Jadi gini, kemarin malem aku dan teman kostan - Dimitria Pranoto, mencoba membuat makanan yang kekinian banget. Awalnya kita pernah coba di salah satu tempat makan di Semanggi dan menabak-nebak rasanya, “ah inimah ketan, tinggal pake mangga dan saus santan”, yah namanya juga Mango Sticy Rice!
Kejadian itu udah lamaa banget, tidak pernah kepikiran mau trial suatu saat nanti. Mencoba makanan itu begitu saja dan berakhir dengan ‘oke cukup tahu rasanya’. Hari demi hari, eh kok makanan ini jadi membumi banget ya. Tiap liat timeline instagram, story orang-orang, rasanya gak bisa seharipun tanpa lihat si ketan mangga ini.

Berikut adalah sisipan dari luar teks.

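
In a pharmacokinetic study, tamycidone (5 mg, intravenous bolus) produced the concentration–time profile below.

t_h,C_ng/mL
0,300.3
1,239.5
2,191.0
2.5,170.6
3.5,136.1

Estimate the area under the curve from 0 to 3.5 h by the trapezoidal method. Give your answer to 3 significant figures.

AUC = 729 ng/mL·h

Trapezoidal AUC_0→3.5:
  [0→1]: (300.3+239.5)/2 × 1 = 269.9
  [1→2]: (239.5+191.0)/2 × 1 = 215.25
  [2→2.5]: (191.0+170.6)/2 × 0.5 = 90.4
  [2.5→3.5]: (170.6+136.1)/2 × 1 = 153.35
  Sum = 728.9 ng/mL·h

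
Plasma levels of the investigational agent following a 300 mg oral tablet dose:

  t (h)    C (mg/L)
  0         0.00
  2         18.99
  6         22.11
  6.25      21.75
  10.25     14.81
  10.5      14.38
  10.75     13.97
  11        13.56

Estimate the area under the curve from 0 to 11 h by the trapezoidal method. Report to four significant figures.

AUC = 190.4 mg/L·h

Trapezoidal AUC_0→11:
  [0→2]: (0.00+18.99)/2 × 2 = 18.99
  [2→6]: (18.99+22.11)/2 × 4 = 82.2
  [6→6.25]: (22.11+21.75)/2 × 0.25 = 5.4825
  [6.25→10.25]: (21.75+14.81)/2 × 4 = 73.12
  [10.25→10.5]: (14.81+14.38)/2 × 0.25 = 3.64875
  [10.5→10.75]: (14.38+13.97)/2 × 0.25 = 3.54375
  [10.75→11]: (13.97+13.56)/2 × 0.25 = 3.44125
  Sum = 190.42625 mg/L·h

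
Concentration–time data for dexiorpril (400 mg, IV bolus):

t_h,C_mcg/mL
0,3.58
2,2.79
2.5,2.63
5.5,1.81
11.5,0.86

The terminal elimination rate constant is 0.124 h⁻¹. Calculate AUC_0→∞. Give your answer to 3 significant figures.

AUC = 29.3 mcg/mL·h

Trapezoidal AUC_0→11.5:
  [0→2]: (3.58+2.79)/2 × 2 = 6.37
  [2→2.5]: (2.79+2.63)/2 × 0.5 = 1.355
  [2.5→5.5]: (2.63+1.81)/2 × 3 = 6.66
  [5.5→11.5]: (1.81+0.86)/2 × 6 = 8.01
  Sum = 22.395 mcg/mL·h
Extrapolated tail: C_last / k_e = 0.86 / 0.124 = 6.935
AUC_0→∞ = 22.395 + 6.935 = 29.33 mcg/mL·h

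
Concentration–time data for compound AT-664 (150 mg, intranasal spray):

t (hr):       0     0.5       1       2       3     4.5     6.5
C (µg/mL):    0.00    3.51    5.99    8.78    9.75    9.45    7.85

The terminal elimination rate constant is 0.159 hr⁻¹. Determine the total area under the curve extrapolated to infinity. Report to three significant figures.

Trapezoidal AUC_0→6.5:
  [0→0.5]: (0.00+3.51)/2 × 0.5 = 0.8775
  [0.5→1]: (3.51+5.99)/2 × 0.5 = 2.375
  [1→2]: (5.99+8.78)/2 × 1 = 7.385
  [2→3]: (8.78+9.75)/2 × 1 = 9.265
  [3→4.5]: (9.75+9.45)/2 × 1.5 = 14.4
  [4.5→6.5]: (9.45+7.85)/2 × 2 = 17.3
  Sum = 51.6025 µg/mL·hr
Extrapolated tail: C_last / k_e = 7.85 / 0.159 = 49.371
AUC_0→∞ = 51.6025 + 49.371 = 100.9735 µg/mL·hr

AUC = 101 µg/mL·hr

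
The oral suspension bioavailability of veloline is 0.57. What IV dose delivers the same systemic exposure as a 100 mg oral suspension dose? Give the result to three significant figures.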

Biasanya kita belanja sayuran ke pasar tiap hari libur, berjalan biasa sesuai dengan apa yang mau kita beli dan yang bener-bener kita butuhkan. Saat aku beli pisang, disampingnya ada yang jual Mangga, kelihatan oke sih seger gitu, ada mangga arumanis, indramayu, mangga apel den permanggaan lainnya. Tiba-tiba otak random ini tercetus, “Eh Dim, bikin mango sticky rice yuk! so good tuh mangganya, kayaknya manis-manis deh.”
Tanpa pikir panjang (emang dasarnya kita ini adalah manusia yukemon alias gampang aja bilang KUY dan cus KEMON dalam hitungan detik). Jadi aja kita beli Mangga Indramayu 3 biji yang gede-gede. Lanjut beli perlengkapan bahan untuk keperluan membuat manggo sticky rice, sambil beli prioritas sayuran yang sudah direncanakan.

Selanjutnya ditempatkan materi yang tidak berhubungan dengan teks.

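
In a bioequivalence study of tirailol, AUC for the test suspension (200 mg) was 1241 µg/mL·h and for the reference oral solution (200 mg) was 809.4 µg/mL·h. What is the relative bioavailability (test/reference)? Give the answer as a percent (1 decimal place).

F_rel = 153.3%

F_rel = (AUC_test/D_test) / (AUC_ref/D_ref)
      = (1241/200) / (809.4/200)
      = 6.205 / 4.047 = 1.5332 = 153.32%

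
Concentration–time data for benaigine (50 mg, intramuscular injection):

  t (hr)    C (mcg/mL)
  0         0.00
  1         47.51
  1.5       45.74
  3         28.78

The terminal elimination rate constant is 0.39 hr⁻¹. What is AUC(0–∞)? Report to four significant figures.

Trapezoidal AUC_0→3:
  [0→1]: (0.00+47.51)/2 × 1 = 23.755
  [1→1.5]: (47.51+45.74)/2 × 0.5 = 23.3125
  [1.5→3]: (45.74+28.78)/2 × 1.5 = 55.89
  Sum = 102.9575 mcg/mL·hr
Extrapolated tail: C_last / k_e = 28.78 / 0.39 = 73.795
AUC_0→∞ = 102.9575 + 73.795 = 176.7525 mcg/mL·hr

AUC = 176.8 mcg/mL·hr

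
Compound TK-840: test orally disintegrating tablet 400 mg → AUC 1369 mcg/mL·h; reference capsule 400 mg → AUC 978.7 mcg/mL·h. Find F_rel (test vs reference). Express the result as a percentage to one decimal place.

F_rel = (AUC_test/D_test) / (AUC_ref/D_ref)
      = (1369/400) / (978.7/400)
      = 3.4225 / 2.44675 = 1.3988 = 139.88%

F_rel = 139.9%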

Aku kasih tahu ya apa aja resep buat bikin Mango sticky rice ala anak kostan yang dana dan alatnya terbatas. Kita gak punya buat kukus loh, hanya bermodalkan rice cooker. hahaha
Sebelumnya mohon maaf ya kita gak fotoin setiap kali prosesnya, dan alatnya apa aja, karena gak kepikiran sama sekali buat dokumentasiin. Cuma sekedar coba bikin dan menikmatinya. Itu aja.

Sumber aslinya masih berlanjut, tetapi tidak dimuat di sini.